There's nothing new or innovative about the peanut-butter-and-chocolate melding of westerns and eastern martial arts. The cultural cross-pollination between westerns and samurai movies starting in the fifties, the contribution of asian immigrants to the building of the west, and the ubiquity of westerns during the time that kung-fu became popular in Hollywood, have all contributed to a half-century of martial arts westerns. Certainly anyone who watched TV in the seventies -- or who has watched reruns from that era -- recalls "Kung Fu," the most popular martial arts western in the U.S. And Asian countries have contributed to the subgenre, with works such as the 1985 anime movie "Dagger of Kamui" in which a gold hoard from Catalina Island funds the overthrow of the shogunate.
So there's nothing new about "The Warrior's Way" in terms of theme. What's new are the technological innovations that make what would otherwise be a cheap B-movie into something that's visually entertaining -- sort of a live-action anime -- particularly the scenes with the ninja-like warriors dropping from the sky like black rain. And what would otherwise be a matte-painting background is now a digitally-painted background, unreal and real at the same time.

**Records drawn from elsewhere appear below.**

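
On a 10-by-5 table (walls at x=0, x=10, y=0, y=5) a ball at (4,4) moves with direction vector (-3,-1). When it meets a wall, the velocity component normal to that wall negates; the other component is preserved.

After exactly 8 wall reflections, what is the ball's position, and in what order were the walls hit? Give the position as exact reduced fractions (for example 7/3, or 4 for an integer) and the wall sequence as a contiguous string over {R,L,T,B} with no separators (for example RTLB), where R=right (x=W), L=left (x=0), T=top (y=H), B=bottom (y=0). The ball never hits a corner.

1. t=4/3 → L at (0,8/3); v=(3,-1)
2. t=8/3 → B at (8,0); v=(3,1)
3. t=2/3 → R at (10,2/3); v=(-3,1)
4. t=10/3 → L at (0,4); v=(3,1)
5. t=1 → T at (3,5); v=(3,-1)
6. t=7/3 → R at (10,8/3); v=(-3,-1)
7. t=8/3 → B at (2,0); v=(-3,1)
8. t=2/3 → L at (0,2/3); v=(3,1)

Final position: (0,2/3)
Wall sequence: LBRLTRBL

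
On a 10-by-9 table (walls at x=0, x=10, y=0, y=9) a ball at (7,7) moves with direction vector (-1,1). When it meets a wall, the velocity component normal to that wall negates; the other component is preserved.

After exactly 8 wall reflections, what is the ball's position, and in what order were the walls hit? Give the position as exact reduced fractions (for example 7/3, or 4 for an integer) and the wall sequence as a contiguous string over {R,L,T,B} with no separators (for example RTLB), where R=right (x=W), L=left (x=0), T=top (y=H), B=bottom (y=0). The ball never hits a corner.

Final position: (10,8)
Wall sequence: TLBRTLBR

1. t=2 → T at (5,9); v=(-1,-1)
2. t=5 → L at (0,4); v=(1,-1)
3. t=4 → B at (4,0); v=(1,1)
4. t=6 → R at (10,6); v=(-1,1)
5. t=3 → T at (7,9); v=(-1,-1)
6. t=7 → L at (0,2); v=(1,-1)
7. t=2 → B at (2,0); v=(1,1)
8. t=8 → R at (10,8); v=(-1,1)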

There's not a lot of brain power in "The Warrior's Way." The filmmakers don't bother to give most of the killed bad guys any personality. Neither do they explain what country the protagonist or his opponents come from (Korea? China? Japan? Some mythical amalgam of them?) or how literal armies of warriors can be brought across the desert or across the ocean. (How are they billeted? Provisioned? Paid?) But it's a fun weekend afternoon of martial arts, six-shooter entertainment.